Challenge based on risky connection type This rule will be triggered if a connection type has previously been marked as a risky connection type by the security team.
Challenge based on limit activity from dormant IPs This rule will be triggered if a dormant IP address is used excessively in a user activity.
Challenge based on based on limit user activity surge from an IP This rule will be triggered if there is an increase in user activity from a specific IP address.
Challenge based on based on private anonymizer This IP address allegedly contains anonymous proxies that are not publicly accessible. As a result, automated tools cannot be used to test them on a regular basis. These addresses are typically associated with commercial ventures that provide anonymity services to the general public. Addresses with this designation are derived from ownership data or obtained from reliable sources.
Challenge based on user blocked recently This rule will be triggered if a user has been blocked more than twice in the last eight hours.
Challenge based on maximum users per device This rule will be triggered if more than four users log in using the same device within thirty days.
Challenge based on day of the week This rule will be triggered if the user activity occurs on days of the week with the fewest visitors.
Challenge based on Time of day This rule will be triggered if a user has accessed within the current time range less than 3% of the time in the last month.
Does user have a profile This rule determines whether the pattern auto learning feature is enabled and whether the user has a historical behavior profile.
Is there enough pattern data available? This rule determines whether there is enough pattern data available for auto-learning rules to use.
Predict if current session is fraudulent This rule checks to see if the current session is predicted to be fraudulent using the Oracle Data Miner fraud classification model.
Predict if current session is anomalous This rule predicts whether the current session is anomalous based on the anomaly ODM model.

2.5 Understanding the Sequence of User Activity Runtime API Calls

This section demonstrates how OARM processes user activities and provides values for API operations from the client application.

The following is a general sequence of API calls.

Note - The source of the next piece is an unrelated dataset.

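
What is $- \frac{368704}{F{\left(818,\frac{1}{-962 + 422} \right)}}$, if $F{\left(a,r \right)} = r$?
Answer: $199100160$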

  1. Create an OARM session using createSession (session-POST API). It creates a requestId, which is required for Create Custom User Activity API.
  2. Client application then provides information about Custom User Activity by invoking Create Custom User Activity API (which uses the request ID created in Step 1).
  3. Review to make sure the status of the Create Custom User Activity is successful before obtaining the transaction ID from the response.
  4. Client can then call the processRules API to trigger the fraud policies/rules associated to the Transaction checkpoint. This step results in triggering the rules engine that would execute the policies and rules associated to this checkpoint and creating alerts if the associated rules trigger. The output of this API is a set of actions and risk score as returned by the policies and rules.
  5. Based on the outcome of the processRules API call, the client application can choose to call the Update Custom User Activity API to set the transaction status or to update data in the existing transaction.

    Note:

    Ensure that the Custom User Activity status is updated. This is due to the fact that some rules may use the status of previous transaction (user activity) as a data point.
  6. In some cases, client applications can choose to execute a processRules API with a Pre Transaction checkpoint first and then Post Transaction kind of checkpoint that has policies/rules that have to be executed after a transaction is created. This can help application to figure out if transaction is good to execute, and then after execution any additional rules that may be required.